Políticas de cotas da usp ganham foco em inclusão com novo reitor

Com Aluísio Cotrim Segurado na liderança, USP aposta em consolidação e suporte à diversidade acadêmica

Políticas de cotas da usp ganham foco em inclusão com novo reitor
O infectologista Aluísio Cotrim Segurado, novo reitor da USP

Novo reitor da USP reafirma apoio às políticas de cotas e enfatiza inclusão e acompanhamento acadêmico dos estudantes.

Ação afirmativa na USP: continuidade e consolidação sob nova gestão

Em janeiro de 2026, o infectologista Aluísio Cotrim Segurado assumiu a reitoria da Universidade de São Paulo (USP), enfrentando desafios ligados às atuais políticas de cotas da USP implantadas desde 2016. Essas ações afirmativas transformaram o perfil social e racial da instituição, aumentando significativamente a diversidade dos ingressantes, especialmente de estudantes provenientes da rede pública. Segurado reafirma o compromisso da universidade com essas políticas e destaca que o objetivo principal agora é consolidar os avanços obtidos, garantindo a inclusão real dos alunos.

Estrutura das políticas de cotas da USP e seus impactos sociais

Atualmente, 50% das vagas nos cursos de graduação da USP são destinadas à ampla concorrência, enquanto os outros 50% são reservados para estudantes que cursaram integralmente o ensino médio em escolas públicas. Deste grupo, 37,5% das vagas são reservadas para candidatos autodeclarados pretos, pardos e indígenas, em conformidade com os dados do IBGE para o estado de São Paulo. Essa reserva proporcional tem refletido em um aumento da diversidade racial e socioeconômica na universidade, superando a meta inicial com 54% dos estudantes oriundos da escola pública. Essa mudança representa um avanço significativo na democratização do acesso à educação superior no país.

Desafios e estratégias para garantir permanência e sucesso acadêmico dos alunos cotistas

O novo reitor aponta que, além do acesso, é fundamental assegurar que os estudantes beneficiados pelas cotas tenham suporte adequado para concluir seus cursos com êxito. Para isso, a USP vem aprimorando ferramentas de acompanhamento do desempenho acadêmico, utilizando bases de dados para monitorar a evolução dos ingressantes e identificar rapidamente possíveis dificuldades. Essa abordagem permite implementar medidas pedagógicas específicas para grupos que apresentem maiores desafios, promovendo uma trajetória acadêmica mais equilibrada e inclusiva.

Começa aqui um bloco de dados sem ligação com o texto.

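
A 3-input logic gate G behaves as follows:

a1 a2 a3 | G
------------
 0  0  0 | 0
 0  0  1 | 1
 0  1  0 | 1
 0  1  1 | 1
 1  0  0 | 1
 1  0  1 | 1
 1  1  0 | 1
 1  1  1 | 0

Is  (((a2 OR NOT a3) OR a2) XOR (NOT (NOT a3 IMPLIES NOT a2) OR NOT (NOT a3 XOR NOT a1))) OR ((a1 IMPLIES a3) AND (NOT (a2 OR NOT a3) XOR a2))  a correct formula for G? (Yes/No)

Check the formula against G row by row:
  a1=0, a2=0, a3=0: formula gives 0, G = 0 ✓
  a1=0, a2=0, a3=1: formula gives 1, G = 1 ✓
  a1=0, a2=1, a3=0: formula gives 1, G = 1 ✓
  a1=0, a2=1, a3=1: formula gives 1, G = 1 ✓
  a1=1, a2=0, a3=0: formula gives 1, G = 1 ✓
  …
  a1=1, a2=1, a3=0: formula gives 0, but G = 1 ✗
A single disagreement suffices: at (1,1,0) they differ, so the formula does not compute G.

No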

Ampliação da experiência universitária e inclusão além da sala de aula

Segurado destaca também que a permanência universitária não deve ser medida apenas pela aprovação em disciplinas. A universidade busca promover uma experiência completa, incentivando a participação dos estudantes em atividades de pesquisa, extensão, programas de internacionalização e intercâmbios. Essa perspectiva amplia as oportunidades de desenvolvimento pessoal e profissional, fortalecendo o senso de pertencimento e engajamento dos alunos com a comunidade acadêmica.

Perspectivas para as políticas de ação afirmativa na gestão atual

Embora não haja sinalizações de ampliação ou redução dos percentuais atuais das políticas de cotas da USP, a ênfase da nova gestão recai sobre ajustes finos e no fortalecimento das “âncoras” que garantam a inclusão efetiva dos estudantes. A continuidade das ações afirmativas, combinada com políticas de acompanhamento e suporte, busca assegurar que os avanços conquistados desde 2016 não se revertam, consolidando uma universidade mais diversa e inclusiva para as próximas gerações.